E se mencionei DiCaprio e Hill é preciso dizer que não apenas os dois, mas todos os nomes do elenco estão em sintonia, já que O Lobo de Wall Street parece incapaz de oferecer uma única performance abaixo da média, da bela Margot Robbie, desconhecida do grande público até então e que aqui interpreta a bela esposa de Belfort (eu já disse que ela é bela?), até McConaughey, que hoje não cansa de emendar bons papéis e aqui, com poucos minutos em tela, apresenta uma das melhores atuações de sua carreira, desaparecendo da história logo no primeiro ato, mas fazendo seu personagem ecoar pela narrativa inteira ao som da música que cantarola com batidas no peito em um restaurante. Da mesma forma, Hill surpreende por revelar todo o alcance de seu talento para compor personagens, que já havia ficado em evidência em comédias como Superbad – É Hoje, para tornar Donnie um homem surtado, mas que conserva um aspecto juvenil de espontaneidade. E chagamos enfim a um dos mais subestimados atores do cinema atual: Leonardo DiCaprio.

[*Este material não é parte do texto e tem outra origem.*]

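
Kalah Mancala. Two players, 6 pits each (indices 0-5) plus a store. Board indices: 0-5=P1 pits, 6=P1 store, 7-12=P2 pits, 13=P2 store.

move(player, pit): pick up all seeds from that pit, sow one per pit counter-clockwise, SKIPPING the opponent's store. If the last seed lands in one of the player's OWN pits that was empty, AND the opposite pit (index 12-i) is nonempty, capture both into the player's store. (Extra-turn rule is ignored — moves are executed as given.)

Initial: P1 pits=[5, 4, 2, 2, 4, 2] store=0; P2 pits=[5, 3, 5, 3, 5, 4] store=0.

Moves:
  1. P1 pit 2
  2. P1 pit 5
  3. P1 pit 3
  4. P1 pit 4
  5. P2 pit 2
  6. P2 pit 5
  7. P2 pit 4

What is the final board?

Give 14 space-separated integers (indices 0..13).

Answer: 8 7 2 2 0 2 3 7 4 0 5 0 1 3

Derivation:
Move 1: P1 pit2 -> P1=[5,4,0,3,5,2](0) P2=[5,3,5,3,5,4](0)
Move 2: P1 pit5 -> P1=[5,4,0,3,5,0](1) P2=[6,3,5,3,5,4](0)
Move 3: P1 pit3 -> P1=[5,4,0,0,6,1](2) P2=[6,3,5,3,5,4](0)
Move 4: P1 pit4 -> P1=[5,4,0,0,0,2](3) P2=[7,4,6,4,5,4](0)
Move 5: P2 pit2 -> P1=[6,5,0,0,0,2](3) P2=[7,4,0,5,6,5](1)
Move 6: P2 pit5 -> P1=[7,6,1,1,0,2](3) P2=[7,4,0,5,6,0](2)
Move 7: P2 pit4 -> P1=[8,7,2,2,0,2](3) P2=[7,4,0,5,0,1](3)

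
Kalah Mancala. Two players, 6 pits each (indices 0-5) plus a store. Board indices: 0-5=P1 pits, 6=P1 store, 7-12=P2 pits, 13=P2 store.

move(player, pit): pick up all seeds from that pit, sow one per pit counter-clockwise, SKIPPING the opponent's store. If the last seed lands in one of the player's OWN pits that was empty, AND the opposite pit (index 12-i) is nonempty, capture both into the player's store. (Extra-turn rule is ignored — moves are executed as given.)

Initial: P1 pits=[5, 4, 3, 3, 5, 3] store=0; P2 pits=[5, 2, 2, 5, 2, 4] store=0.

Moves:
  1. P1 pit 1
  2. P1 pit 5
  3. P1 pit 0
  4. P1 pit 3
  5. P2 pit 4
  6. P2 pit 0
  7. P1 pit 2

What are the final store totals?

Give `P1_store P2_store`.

Move 1: P1 pit1 -> P1=[5,0,4,4,6,4](0) P2=[5,2,2,5,2,4](0)
Move 2: P1 pit5 -> P1=[5,0,4,4,6,0](1) P2=[6,3,3,5,2,4](0)
Move 3: P1 pit0 -> P1=[0,1,5,5,7,0](8) P2=[0,3,3,5,2,4](0)
Move 4: P1 pit3 -> P1=[0,1,5,0,8,1](9) P2=[1,4,3,5,2,4](0)
Move 5: P2 pit4 -> P1=[0,1,5,0,8,1](9) P2=[1,4,3,5,0,5](1)
Move 6: P2 pit0 -> P1=[0,1,5,0,8,1](9) P2=[0,5,3,5,0,5](1)
Move 7: P1 pit2 -> P1=[0,1,0,1,9,2](10) P2=[1,5,3,5,0,5](1)

Answer: 10 1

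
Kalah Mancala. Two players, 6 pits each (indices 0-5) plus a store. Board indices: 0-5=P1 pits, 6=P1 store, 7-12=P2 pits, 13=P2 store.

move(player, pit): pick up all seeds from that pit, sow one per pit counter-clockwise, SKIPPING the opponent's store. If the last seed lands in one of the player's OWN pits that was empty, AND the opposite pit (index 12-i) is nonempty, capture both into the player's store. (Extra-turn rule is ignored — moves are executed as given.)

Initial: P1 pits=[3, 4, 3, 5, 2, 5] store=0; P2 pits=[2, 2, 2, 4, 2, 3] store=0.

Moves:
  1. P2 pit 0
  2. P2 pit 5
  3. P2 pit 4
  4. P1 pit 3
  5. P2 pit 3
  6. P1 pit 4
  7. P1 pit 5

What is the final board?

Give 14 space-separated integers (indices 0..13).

Answer: 5 5 3 0 0 0 3 3 5 4 1 2 3 3

Derivation:
Move 1: P2 pit0 -> P1=[3,4,3,5,2,5](0) P2=[0,3,3,4,2,3](0)
Move 2: P2 pit5 -> P1=[4,5,3,5,2,5](0) P2=[0,3,3,4,2,0](1)
Move 3: P2 pit4 -> P1=[4,5,3,5,2,5](0) P2=[0,3,3,4,0,1](2)
Move 4: P1 pit3 -> P1=[4,5,3,0,3,6](1) P2=[1,4,3,4,0,1](2)
Move 5: P2 pit3 -> P1=[5,5,3,0,3,6](1) P2=[1,4,3,0,1,2](3)
Move 6: P1 pit4 -> P1=[5,5,3,0,0,7](2) P2=[2,4,3,0,1,2](3)
Move 7: P1 pit5 -> P1=[5,5,3,0,0,0](3) P2=[3,5,4,1,2,3](3)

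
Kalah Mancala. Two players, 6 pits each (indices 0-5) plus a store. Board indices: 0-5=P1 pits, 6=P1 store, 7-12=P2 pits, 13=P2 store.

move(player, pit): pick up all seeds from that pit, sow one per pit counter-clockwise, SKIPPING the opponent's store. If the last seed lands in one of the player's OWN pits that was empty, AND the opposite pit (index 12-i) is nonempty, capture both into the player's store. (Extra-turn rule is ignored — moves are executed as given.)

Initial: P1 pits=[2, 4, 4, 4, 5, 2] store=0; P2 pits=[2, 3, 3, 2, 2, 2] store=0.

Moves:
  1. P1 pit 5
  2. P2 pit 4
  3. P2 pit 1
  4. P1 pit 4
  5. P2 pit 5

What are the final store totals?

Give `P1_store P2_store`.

Answer: 2 7

Derivation:
Move 1: P1 pit5 -> P1=[2,4,4,4,5,0](1) P2=[3,3,3,2,2,2](0)
Move 2: P2 pit4 -> P1=[2,4,4,4,5,0](1) P2=[3,3,3,2,0,3](1)
Move 3: P2 pit1 -> P1=[2,0,4,4,5,0](1) P2=[3,0,4,3,0,3](6)
Move 4: P1 pit4 -> P1=[2,0,4,4,0,1](2) P2=[4,1,5,3,0,3](6)
Move 5: P2 pit5 -> P1=[3,1,4,4,0,1](2) P2=[4,1,5,3,0,0](7)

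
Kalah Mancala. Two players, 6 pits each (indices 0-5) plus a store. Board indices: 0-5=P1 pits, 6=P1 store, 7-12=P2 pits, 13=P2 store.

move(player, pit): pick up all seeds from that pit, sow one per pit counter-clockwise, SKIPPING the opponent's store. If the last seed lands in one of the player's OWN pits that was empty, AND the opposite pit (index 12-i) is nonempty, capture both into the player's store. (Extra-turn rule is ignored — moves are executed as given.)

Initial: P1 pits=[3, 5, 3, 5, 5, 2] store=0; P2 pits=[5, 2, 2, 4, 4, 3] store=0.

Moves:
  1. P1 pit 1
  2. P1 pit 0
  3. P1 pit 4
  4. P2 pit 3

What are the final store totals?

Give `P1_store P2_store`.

Answer: 2 1

Derivation:
Move 1: P1 pit1 -> P1=[3,0,4,6,6,3](1) P2=[5,2,2,4,4,3](0)
Move 2: P1 pit0 -> P1=[0,1,5,7,6,3](1) P2=[5,2,2,4,4,3](0)
Move 3: P1 pit4 -> P1=[0,1,5,7,0,4](2) P2=[6,3,3,5,4,3](0)
Move 4: P2 pit3 -> P1=[1,2,5,7,0,4](2) P2=[6,3,3,0,5,4](1)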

Ator que desde que iniciou a parceria com Scorsese - há mais de dez anos, com Gangues de Nova York -, não parou de emendar projetos interessantes e uma onda crescente de interpretações de primeira, DiCaprio encontra aqui se não sua melhor performance, ao menos o seu melhor papel, podendo explorar a insuspeita veia cômica já citada e toda a sua visceralidade e entrega ao papel de um homem complexo e cheio de facetas para explorar, algo sempre emoldurado pelo carisma do ator que torna Belfort uma figura fascinante seja completamente alucinado pelas drogas, seja exaltado em um de seus muitos discursos. E por falar nos discursos do personagem, a performance de DiCaprio em um deles, perto do fim do longa, por si só já valeria sua vitória em todas as premiações do ano, indo de um patente orgulho do que conquistou e da confiança em seu próprio taco até a insuspeita expressão de frustração por deixar tudo para trás, o que o leva a adotar um tom de voz mais calmo e baixo e a um esforçado controle para segurar as lágrimas, retornando ao estado inicial e amplificando-o em um novo rumo para seu discurso que acaba se tornando uma síntese de todos os pronunciamentos do protagonista até então. Um trabalho de gênio que mostra mais uma vez o real talento de um intérprete que já insistiram afirmar ser apenas um rostinho bonito e a cada trabalho avança em sua própria qualidade se firmando como um dos melhores de sua geração.
Podendo ser encarado como um filme cansativo pela repetição de certas cenas, mas que acaba as justificando se analisado como um todo, O Lobo de Wall Street encontra tempo ainda para um final recheado de humor negro em que um agente do FBI que captura um famoso criminoso permanece anônimo retornando de transporte coletivo para casa enquanto seu “prisioneiro” permanece aplaudido por uma multidão admirada com suas conquistas. Pode não ser o melhor ou o mais inovador filme do ano, mas é Scorsese em estado paradoxalmente bruto e lapidado. E isso por si só vale a sessão.